Think of 20 things at once  rather than one thing at a time ?
Do you have to do 431 things first before you get that one task you really need done, but you get more done in the long run just like everyone else?

Welcome to the Jackson Pollock/Picasso Brain 

I've always been old school and have written things down.

For me it takes two seconds to write something in a day planner and 10 minutes to data entry it into icalendar. For me in the past year one of the toughest things I had to come to terms with is that my brain is wired differently than many others. 

I can't process information like others and I need a system of my own to get stuff done. For anyone else who feels this way I have a couple of tips:

1. It's ok to be different.

I think as a society we pigeon hole ourselves to think in a certain manner because it's socially acceptable. We put ourselves down when we can't conform to the norm. There is this story about the glass jar that I've always tried to accomplish. The story goes like this: if given a glass jar how would you fill it if you were given: Rocks, pebbles, sand and water.

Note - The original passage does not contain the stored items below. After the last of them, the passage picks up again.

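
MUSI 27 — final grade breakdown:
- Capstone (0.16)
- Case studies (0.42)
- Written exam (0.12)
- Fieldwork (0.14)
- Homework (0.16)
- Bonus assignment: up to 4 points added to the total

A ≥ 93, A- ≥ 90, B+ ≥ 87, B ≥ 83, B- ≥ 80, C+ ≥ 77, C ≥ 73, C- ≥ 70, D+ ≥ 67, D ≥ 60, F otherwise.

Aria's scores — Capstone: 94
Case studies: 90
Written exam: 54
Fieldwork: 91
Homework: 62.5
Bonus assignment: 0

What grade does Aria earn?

Weighted total:
  Capstone 94 × 0.16 = 15.04
  Case studies 90 × 0.42 = 37.8
  Written exam 54 × 0.12 = 6.48
  Fieldwork 91 × 0.14 = 12.74
  Homework 62.5 × 0.16 = 10
Sum = 82.06
Bonus assignment: 82.06 + 0 = 82.06
82.06 is ≥ 80 and < 83 → B-

B-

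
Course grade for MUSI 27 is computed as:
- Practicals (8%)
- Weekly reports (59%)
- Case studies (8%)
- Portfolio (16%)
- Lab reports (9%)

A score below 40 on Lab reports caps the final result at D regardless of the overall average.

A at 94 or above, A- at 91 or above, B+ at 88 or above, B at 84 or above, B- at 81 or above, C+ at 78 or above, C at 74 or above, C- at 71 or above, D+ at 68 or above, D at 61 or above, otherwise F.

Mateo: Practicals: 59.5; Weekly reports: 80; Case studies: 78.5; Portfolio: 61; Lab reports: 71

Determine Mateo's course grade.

Lab reports score 71 ≥ 40: minimum met.
Weighted total:
  Practicals 59.5 × 0.08 = 4.76
  Weekly reports 80 × 0.59 = 47.2
  Case studies 78.5 × 0.08 = 6.28
  Portfolio 61 × 0.16 = 9.76
  Lab reports 71 × 0.09 = 6.39
Sum = 74.39
74.39 is ≥ 74 and < 78 → C

C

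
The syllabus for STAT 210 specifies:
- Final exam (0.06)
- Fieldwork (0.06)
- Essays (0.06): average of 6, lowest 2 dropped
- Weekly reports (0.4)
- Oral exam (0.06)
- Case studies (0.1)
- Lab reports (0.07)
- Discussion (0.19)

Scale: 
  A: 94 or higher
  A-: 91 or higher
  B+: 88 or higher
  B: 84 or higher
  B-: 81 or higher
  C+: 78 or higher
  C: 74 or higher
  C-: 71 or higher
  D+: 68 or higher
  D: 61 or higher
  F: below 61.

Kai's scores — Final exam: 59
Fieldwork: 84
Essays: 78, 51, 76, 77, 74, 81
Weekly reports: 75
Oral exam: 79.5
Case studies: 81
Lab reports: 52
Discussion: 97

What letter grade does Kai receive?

Essays: drop 51, 74 → average of remaining 4 = 312/4 = 78
Weighted total:
  Final exam 59 × 0.06 = 3.54
  Fieldwork 84 × 0.06 = 5.04
  Essays 78 × 0.06 = 4.68
  Weekly reports 75 × 0.4 = 30
  Oral exam 79.5 × 0.06 = 4.77
  Case studies 81 × 0.1 = 8.1
  Lab reports 52 × 0.07 = 3.64
  Discussion 97 × 0.19 = 18.43
Sum = 78.2
78.2 is ≥ 78 and < 81 → C+

C+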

The correct way is the rocks first, then the pebbles, sand and water. The jar represents time, you get the big and most important tasks done first thing in the morning and then you complete the rest in chronologically order -- thus spending time wisely.

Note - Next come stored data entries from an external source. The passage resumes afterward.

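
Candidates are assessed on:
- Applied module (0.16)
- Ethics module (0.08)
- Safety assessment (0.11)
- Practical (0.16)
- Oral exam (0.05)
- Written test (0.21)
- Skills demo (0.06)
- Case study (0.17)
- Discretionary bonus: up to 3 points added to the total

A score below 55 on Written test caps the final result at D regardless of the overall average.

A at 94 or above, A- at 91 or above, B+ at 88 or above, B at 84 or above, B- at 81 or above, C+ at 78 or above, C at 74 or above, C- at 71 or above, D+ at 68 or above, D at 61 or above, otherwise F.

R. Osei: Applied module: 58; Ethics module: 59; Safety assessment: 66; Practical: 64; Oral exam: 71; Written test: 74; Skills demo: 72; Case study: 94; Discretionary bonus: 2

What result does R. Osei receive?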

I need my morning coffee before I wash my face, it's my system or I don't function -- and I've learned that's ok. I walk downstairs with a bedhead mohawk -- scare whoever is in the kitchen -- drink my happy juice and then get ready for my day.

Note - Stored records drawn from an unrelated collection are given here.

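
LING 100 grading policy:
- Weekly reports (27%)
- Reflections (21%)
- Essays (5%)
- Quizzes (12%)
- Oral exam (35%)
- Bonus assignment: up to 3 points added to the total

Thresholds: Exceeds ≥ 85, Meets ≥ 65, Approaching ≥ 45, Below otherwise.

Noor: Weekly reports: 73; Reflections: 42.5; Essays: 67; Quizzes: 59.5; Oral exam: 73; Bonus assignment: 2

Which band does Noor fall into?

Meets

Weighted total:
  Weekly reports 73 × 0.27 = 19.71
  Reflections 42.5 × 0.21 = 8.925
  Essays 67 × 0.05 = 3.35
  Quizzes 59.5 × 0.12 = 7.14
  Oral exam 73 × 0.35 = 25.55
Sum = 64.675
Bonus assignment: 64.675 + 2 = 66.675
66.675 is ≥ 65 and < 85 → Meets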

I can't be June Cleaver and I'm ok with this.

2. Know yourself.

This ties in with numero uno. I truly believe that confidence comes in knowing who you are. For me there was a great deal of shame when I came to terms that I couldn't think like a "normal" person. Over the last 10 months I've questioned, "What's normal? Who's to say how I think is normal or not normal for a lot of people?" Maybe using a pencil is a loss art -- maybe there is a secret society of 2HB pencil users hiding out in the basement of Curry's coloring adult coloring books? I thinking knowing who you are as a person and human being is important.

3. Being proud.

I think one of the most difficult things with having a Jackson Pollock/Picasso Brain is being proud that you have one. I'm still working on this. Pollock people are highly adaptable. But I often find myself around people who have Caravaggio Baroque Brains who can schedule the precise moment to over-easy their eggs to make a yolk free success. I DO SO WISH I thought like them. It'd be an easier life for me. Over-easy doesn't work? Hello omelette. 

We need to celebrate our differences. If you are one-na those who have to listen to Yanni while doing the dishes in order to figure out how to market a niche for winter fresh sea breeze laundry detergent -- Well -- Yanni it up!